Apparently Mr. Stocking couldn't, either. “You could'a told us that back at the hotel, 'stead of dragging us out to the hinterlands.”
Mr. Chamberlain made a tsking noise. “Don't you see the possibilities?” He gestured toward the work site. “Look at 'em. Hundreds of men right here, and Birnie says there's thousands more camped out in Chester and Middlefield.” He thumped Daniel on the chest. “Your people, boy. They're hauling 'em in by the boatload.”
Mr. Stocking chortled. “You think those fellas have money to spare for your circus?”
“Museum,” Mr. Chamberlain corrected indignantly. “Those fellas' wages are burning holes right through their pockets. What else have they got to spend 'em on?”
Mr. Stocking's eyes flickered toward Daniel. It wasn't hard for Daniel to guess what he was thinking. Liquor, that was what they'd spend their money on, had they any to spare. He thought about the rowdies in the pit who heckled Mr. Stocking and made lewd comments at Francesca, who'd called Mr. Sharp “darky” and “nigger,” the louts who taunted Mr. Lamb's animals until the teamsters had to throw them out of the menagerie tent. He shuddered at the idea of a pavilion full of such men.
“Birnie says they can't camp near the towns, so they have these shanty villages out in the middle of nowhere,” Mr. Chamberlain said. “Those camps ought'a be as good as a mill town for drumming up an audience. Better, 'cause there won't be any preachers railing against us.”
“Or any constabulary, should things get out of hand,” Mr. Stocking said.
“When has a constable ever been on our side? I'll bet we can fill that tent twice a day for a week if we follow that railroad line.”
“We've already got four weeks of shows booked from here to Vermont and back. You want to cancel all those venues and head east instead?” Mr. Stocking shook his head. “Our advance man'll be apoplectic, trying to redo it all.”

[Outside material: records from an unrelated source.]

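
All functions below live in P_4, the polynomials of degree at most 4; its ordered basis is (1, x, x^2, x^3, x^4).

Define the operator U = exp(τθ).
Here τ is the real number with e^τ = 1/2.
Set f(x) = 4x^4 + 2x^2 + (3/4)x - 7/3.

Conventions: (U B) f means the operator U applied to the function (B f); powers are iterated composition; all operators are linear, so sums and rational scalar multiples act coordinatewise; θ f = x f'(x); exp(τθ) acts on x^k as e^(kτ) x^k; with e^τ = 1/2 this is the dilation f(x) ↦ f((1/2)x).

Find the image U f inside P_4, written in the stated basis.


exp(τθ) x^k = e^(kτ) x^k; with e^τ = 1/2 this sends x^k to (1/2)^k x^k
x ↦ 1/2 x
x^2 ↦ 1/4 x^2
x^4 ↦ 1/16 x^4
applying this coordinatewise to f: exp(τθ) f = (1/4)x^4 + (1/2)x^2 + (3/8)x - 7/3

the result is g(x) = (1/4)x^4 + (1/2)x^2 + (3/8)x - 7/3


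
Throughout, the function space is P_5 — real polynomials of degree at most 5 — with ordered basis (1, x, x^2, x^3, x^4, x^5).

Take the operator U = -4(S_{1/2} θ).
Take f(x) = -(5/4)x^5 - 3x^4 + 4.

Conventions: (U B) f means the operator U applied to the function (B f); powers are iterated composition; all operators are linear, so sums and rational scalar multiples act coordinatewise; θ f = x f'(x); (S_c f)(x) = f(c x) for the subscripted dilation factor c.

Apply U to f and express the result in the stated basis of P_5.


g(x) = (25/32)x^5 + 3x^4

θ f = -(25/4)x^5 - 12x^4
S_{1/2} θ f = -(25/128)x^5 - (3/4)x^4
(-4(S_{1/2} θ)) f = (25/32)x^5 + 3x^4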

“No, no. We'll tack some more shows onto the end.” Mr. Chamberlain traced the route they were meant to travel for the next month: a loop that ran north into Vermont, then west into New York, then southeasterly back into Massachusetts. “We'll
keep on same as we planned until we hit Pittsfield.” His finger moved from Pittsfield eastward along the railroad line. “We'll add one more week along the railroad and finish with a coupl'a days in Northampton or Springfield. That'll give us another ten days of showing, and we'll wind up in a good-sized town to boot.”
“It'll be mid-November by then,” Mr. Stocking said. “Might be a bit cold for folks to sit in a pavilion to watch a show.”

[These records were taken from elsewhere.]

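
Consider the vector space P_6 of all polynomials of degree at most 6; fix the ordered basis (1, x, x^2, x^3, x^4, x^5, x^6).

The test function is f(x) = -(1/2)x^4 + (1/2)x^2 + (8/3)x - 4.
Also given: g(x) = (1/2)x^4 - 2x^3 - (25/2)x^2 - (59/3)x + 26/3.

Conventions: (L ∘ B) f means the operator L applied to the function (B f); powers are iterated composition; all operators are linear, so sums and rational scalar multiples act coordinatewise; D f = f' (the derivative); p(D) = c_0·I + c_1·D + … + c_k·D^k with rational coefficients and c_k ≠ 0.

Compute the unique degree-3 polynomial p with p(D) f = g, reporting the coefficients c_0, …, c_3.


D^0 f = -(1/2)x^4 + (1/2)x^2 + (8/3)x - 4
D^1 f = -2x^3 + x + 8/3
D^2 f = -6x^2 + 1
D^3 f = -12x
matching coefficients of g against c_0 f + c_1 Df + … from the top degree down determines the c_i
solution: c_0 = -1, c_1 = 1, c_2 = 2, c_3 = 3/2

p(D) = -I + D + 2·D^2 + (3/2)·D^3, i.e. c_0 = -1, c_1 = 1, c_2 = 2, c_3 = 3/2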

Mr. Chamberlain shrugged as he folded his map and returned it to his pocket. “If the weather gets bad, we'll cancel.” He gave Mr. Stocking a friendly punch in the shoulder. “Come on, Jonny, where's your sense of adventure?” He slapped Daniel on the back. “You can be your Irish self, boy. Those Paddies hear we got a couple of their own on display, and we won't be able to beat 'em off with a stick.” Before Daniel could respond, the conjurer collected his horse's reins and put one shiny black boot in the stirrup. “You think on it, Jonny,” he said, swinging up into his saddle. “There's got to be two, three hundred right there in front of us, and hundreds more farther down the line. Not bad at two to four bits a head.” He put his heels to his horse and cantered off toward the hotel.
“I don't know, Dan'l,” Mr. Stocking said, shaking his head. “You get that many workingmen in one place with no civilizing influence around 'em and a little liquor in their bellies, there's no telling what could happen.”